En provenance du sud-ouest de Melbourne, Billy Gardner est un drôle de coco qui a joué dans un paquet de groupes durant quinze années, sans jamais sortir de disque sous son propre nom.
En parallèle il a fondé Anti Fade Records, un label qui distribue certains des disques les plus importants de la scène indé australienne : Civic, Parsnip, Ausmuteants, Hierophants, pour ne citer qu’eux.
Last of the Natural Light aura donc mis du temps (environ cinq ans) à voir le jour, au gré de l’inspiration, des disponibilités et des rencontres.
Même s’il joue la majorité des instruments, Gardner a pris soin de recruter des collaborateurs qu’il a tout simplement piochés parmi ses amis proches, notamment certains dont il a sorti les disques.
Jake Robertson, guitariste et cofondateur du label Aarght Records, connu pour ses travaux au sein d’Ausmuteants, School Damage et Alien Nosejob, assure des parties de guitares électriques et de synthé sur plusieurs titres.
Zak Olsen, guitariste d’Orb et de Traffik Island, joue du piano sur l’instrumental « Western Ring Road ».
Mitch Campleman, lui aussi homme à tout faire, intervient sur de nombreux titres.

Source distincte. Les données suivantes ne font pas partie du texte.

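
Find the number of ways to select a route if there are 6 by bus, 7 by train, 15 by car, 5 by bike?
33

Reasoning: By the addition principle: 6 + 7 + 15 + 5 = 33.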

Les voix sont assurées par six chanteuses et chanteurs différents, dont Paris Rebel Richens de Parsnip, Violetta Del Conte-Race, Miles Jansen, Carolyn Hawkins, Sam Hill et Rowena Lloyd.
Vous voulez quelques références revendiquées par Billy Gardner ? En voici : Lee Hazlewood pour les arrangements baroque-pop, Neil Young pour les mélodies folk, T-Rex pour le glam, Ennio Morricone et Giorgio Moroder pour les textures instrumentales, le premier Brian Eno pour les nappes synthétiques.
Anti Fade a porté la scène indé australienne pendant plus d’une décennie. Sur Last of the Natural Light, c’est elle qui renvoie l’ascenseur à l’homme derrière tout ça, en lui permettant d’accomplir de la plus belle des manières un rêve de gosse.